O velho e conhecido carteiraço está sendo institucionalizado e será pago por todos nós. Porém, é visível que os nobres vereadores não se debruçaram sobre a legislação vigente no país, pois de acordo com a Lei 13.869/19 trouxe a figura típica que até então não existia no ordenamento jurídico brasileiro. Também conhecida como Lei de Abuso de Autoridade, ela prevê como crime a utilização de cargo ou função pública ou até mesmo invocar a condição de agente público para se eximir ou para obter vantagem ou privilégio.
Nos dois casos há previsão de pena no Código Penal. No primeiro, se agente público impor a vantagem está configurado crime de acordo com o artigo 316, já se o agente público solicitar, receber ou aceitar promessa de vantagem indevida, estará configurado o crime de corrupção passiva, conforme o artigo 317.
Cabe a nós, eleitores acompanharmos os processos licitatórios que correm nas Câmaras e nas Assembleias para que casos como esse não se repitam. É inconcebível que em plena pandemia vereadores se preocupem mais com uma carteira de couro do que com as centenas de pessoas em situação de rua que passam as noites frias sem um teto para dormir.

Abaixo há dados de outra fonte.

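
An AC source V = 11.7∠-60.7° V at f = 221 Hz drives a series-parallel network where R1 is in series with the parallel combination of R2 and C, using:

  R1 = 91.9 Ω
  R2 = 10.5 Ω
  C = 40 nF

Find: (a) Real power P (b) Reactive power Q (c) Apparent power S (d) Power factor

Step 1 — Angular frequency: ω = 2π·f = 2π·221 = 1389 rad/s.
Step 2 — Component impedances:
  R1: Z = R = 91.9 Ω
  R2: Z = R = 10.5 Ω
  C: Z = 1/(jωC) = -j/(ω·C) = 0 - j1.8e+04 Ω
Step 3 — Parallel branch: R2 || C = 1/(1/R2 + 1/C) = 10.5 - j0.006124 Ω.
Step 4 — Series with R1: Z_total = R1 + (R2 || C) = 102.4 - j0.006124 Ω = 102.4∠-0.0° Ω.
Step 5 — Source phasor: V = 11.7∠-60.7° V = 5.726 - j10.2 V.
Step 6 — Current: I = V / Z = 0.05592 - j0.09964 A = 0.1143∠-60.7° A.
Step 7 — Complex power: S = V·I* = 1.337 - j7.994e-05 VA.
Step 8 — Real power: P = Re(S) = 1.337 W.
Step 9 — Reactive power: Q = Im(S) = -7.994e-05 VAR.
Step 10 — Apparent power: |S| = 1.337 VA.
Step 11 — Power factor: PF = P/|S| = 1 (leading).

(a) P = 1.337 W  (b) Q = -7.994e-05 VAR  (c) S = 1.337 VA  (d) PF = 1 (leading)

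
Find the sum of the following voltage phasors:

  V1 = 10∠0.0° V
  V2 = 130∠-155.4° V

Step 1 — Convert each phasor to rectangular form:
  V1 = 10·(cos(0.0°) + j·sin(0.0°)) = 10 V
  V2 = 130·(cos(-155.4°) + j·sin(-155.4°)) = -118.2 - j54.12 V
Step 2 — Sum components: V_total = -108.2 - j54.12 V.
Step 3 — Convert to polar: |V_total| = 121 V, ∠V_total = -153.4°.

V_total = 121∠-153.4° V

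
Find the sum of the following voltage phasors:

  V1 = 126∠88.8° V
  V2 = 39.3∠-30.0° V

Step 1 — Convert each phasor to rectangular form:
  V1 = 126·(cos(88.8°) + j·sin(88.8°)) = 2.639 + j126 V
  V2 = 39.3·(cos(-30.0°) + j·sin(-30.0°)) = 34.03 - j19.65 V
Step 2 — Sum components: V_total = 36.67 + j106.3 V.
Step 3 — Convert to polar: |V_total| = 112.5 V, ∠V_total = 71.0°.

V_total = 112.5∠71.0° V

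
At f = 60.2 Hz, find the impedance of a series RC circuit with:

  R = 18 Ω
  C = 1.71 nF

Step 1 — Angular frequency: ω = 2π·f = 2π·60.2 = 378.2 rad/s.
Step 2 — Component impedances:
  R: Z = R = 18 Ω
  C: Z = 1/(jωC) = -j/(ω·C) = 0 - j1.546e+06 Ω
Step 3 — Series combination: Z_total = R + C = 18 - j1.546e+06 Ω = 1.546e+06∠-90.0° Ω.

Z = 18 - j1.546e+06 Ω = 1.546e+06∠-90.0° Ω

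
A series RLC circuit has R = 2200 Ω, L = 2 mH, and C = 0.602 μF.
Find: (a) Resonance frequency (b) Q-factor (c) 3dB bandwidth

Step 1 — Resonance condition Im(Z)=0 gives ω₀ = 1/√(LC).
Step 2 — ω₀ = 1/√(0.002·6.02e-07) = 2.882e+04 rad/s.
Step 3 — f₀ = ω₀/(2π) = 4587 Hz.
Step 4 — Series Q: Q = ω₀L/R = 2.882e+04·0.002/2200 = 0.0262.
Step 5 — 3dB bandwidth: Δω = ω₀/Q = 1.1e+06 rad/s; BW = Δω/(2π) = 1.751e+05 Hz.

(a) f₀ = 4587 Hz  (b) Q = 0.0262  (c) BW = 1.751e+05 Hz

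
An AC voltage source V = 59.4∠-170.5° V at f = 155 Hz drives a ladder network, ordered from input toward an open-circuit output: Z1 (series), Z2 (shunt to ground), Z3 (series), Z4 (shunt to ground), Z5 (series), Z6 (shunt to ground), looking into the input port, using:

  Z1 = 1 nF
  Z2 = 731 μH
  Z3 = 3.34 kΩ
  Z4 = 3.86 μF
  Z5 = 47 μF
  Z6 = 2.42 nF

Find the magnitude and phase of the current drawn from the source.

Step 1 — Angular frequency: ω = 2π·f = 2π·155 = 973.9 rad/s.
Step 2 — Component impedances:
  Z1: Z = 1/(jωC) = -j/(ω·C) = 0 - j1.027e+06 Ω
  Z2: Z = jωL = j·973.9·0.000731 = 0 + j0.7119 Ω
  Z3: Z = R = 3340 Ω
  Z4: Z = 1/(jωC) = -j/(ω·C) = 0 - j266 Ω
  Z5: Z = 1/(jωC) = -j/(ω·C) = 0 - j21.85 Ω
  Z6: Z = 1/(jωC) = -j/(ω·C) = 0 - j4.243e+05 Ω
Step 3 — Ladder network (open output): work backward from the far end, alternating series and parallel combinations. Z_in = 0 - j1.027e+06 Ω = 1.027e+06∠-90.0° Ω.
Step 4 — Source phasor: V = 59.4∠-170.5° V = -58.59 - j9.804 V.
Step 5 — Ohm's law: I = V / Z_total = (-58.59 - j9.804) / (0 - j1.027e+06) = 9.548e-06 - j5.706e-05 A.
Step 6 — Convert to polar: |I| = 5.785e-05 A, ∠I = -80.5°.

I = 5.785e-05∠-80.5° A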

Esse sistema serve a quem só pensa em quantificar votos através de ações assistencialistas. É nítido que não há interesse em acabar com a desigualdade social, pois a pobreza gera dependência, que por fim, gera voto.
Até quando eles vão se aproveitar disso?
* Jornalista, estudante de Direito, coordenadora estadual do Movimento de Luta nos Bairros, Vilas e Favelas do RS (MLB/RS)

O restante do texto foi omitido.